Para o economista, um dos fatores que contribui para esta redução é a unanimidade das últimas decisões do Copom sobre o tamanho no corte da Selic, hoje em 10,75% ao ano.
Para Gustavo Sung, economista-chefe da Suno Research, a grande dúvida é se o próximo mandatário atenderá ou não às pressões do governo para uma queda mais acentuada de juros, de modo a impulsionar a economia.
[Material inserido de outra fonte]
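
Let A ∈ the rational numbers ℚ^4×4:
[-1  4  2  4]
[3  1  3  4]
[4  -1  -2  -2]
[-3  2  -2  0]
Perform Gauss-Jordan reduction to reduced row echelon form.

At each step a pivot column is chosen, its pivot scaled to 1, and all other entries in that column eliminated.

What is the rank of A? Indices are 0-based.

step 1: normalize row 0 (÷-1) = (1, -4, -2, -4)
  row 1: subtract 3×row0 = (0, 13, 9, 16)
  row 2: subtract 4×row0 = (0, 15, 6, 14)
  row 3: subtract -3×row0 = (0, -10, -8, -12)
step 2: normalize row 1 (÷13) = (0, 1, 9/13, 16/13)
  row 0: subtract -4×row1 = (1, 0, 10/13, 12/13)
  row 2: subtract 15×row1 = (0, 0, -57/13, -58/13)
  row 3: subtract -10×row1 = (0, 0, -14/13, 4/13)
step 3: normalize row 2 (÷-57/13) = (0, 0, 1, 58/57)
  row 0: subtract 10/13×row2 = (1, 0, 0, 8/57)
  row 1: subtract 9/13×row2 = (0, 1, 0, 10/19)
  row 3: subtract -14/13×row2 = (0, 0, 0, 80/57)
step 4: normalize row 3 (÷80/57) = (0, 0, 0, 1)
  row 0: subtract 8/57×row3 = (1, 0, 0, 0)
  row 1: subtract 10/19×row3 = (0, 1, 0, 0)
  row 2: subtract 58/57×row3 = (0, 0, 1, 0)

rank = 4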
"O que traz certo alívio é que a equipe econômica do governo tem mantido um bom relacionamento com o Banco Central, a meta de inflação foi mantida em 3% de forma contínua e, dentre as últimas indicações, a de Paulo Pichetti, um respeitado acadêmico especializado em inflação, foi bem recebida", diz Sung.
Além da mudança na presidência, o governo também indicará mais dois diretores, levando a maioria do Copom.
"O mais importante é que o BC mantenha sua credibilidade na condução da política monetária para que a inflação continue em direção à meta e os juros sigam em trajetória de queda", completa Sung.
Para Gustavo Corradi Matos, diretor da Medici Asset, a transição no BC levanta dúvidas quanto à política monetária.
"Apesar de o discurso de Galípolo ser em apoio às decisões do Copom, ele é um economista que sempre esteve muito mais alinhado ao PT. O próprio Lula colocou ele lá, e, por vezes, esteve junto da Gleisi Hoffmann, então ele pode ser influenciado muito por uma pressão do governo para a queda na taxa de juros", diz Matos.
Já Camila Abdelmalack, economista-chefe da Veedha Investimentos, não vê um aumento na percepção de risco com a possibilidade de Galípolo ocupar a presidência do BC.
"O nome do Galípolo é algo que o mercado já acomodou desde quando ele foi indicado para a diretoria do BC no ano passado. E, desde quando ele assumiu o posto, ele não tomou nenhuma decisão divergente ou divergiu em algum discurso relacionado à condução da política monetária, o que também acalma bastante o mercado financeiro", diz Camila.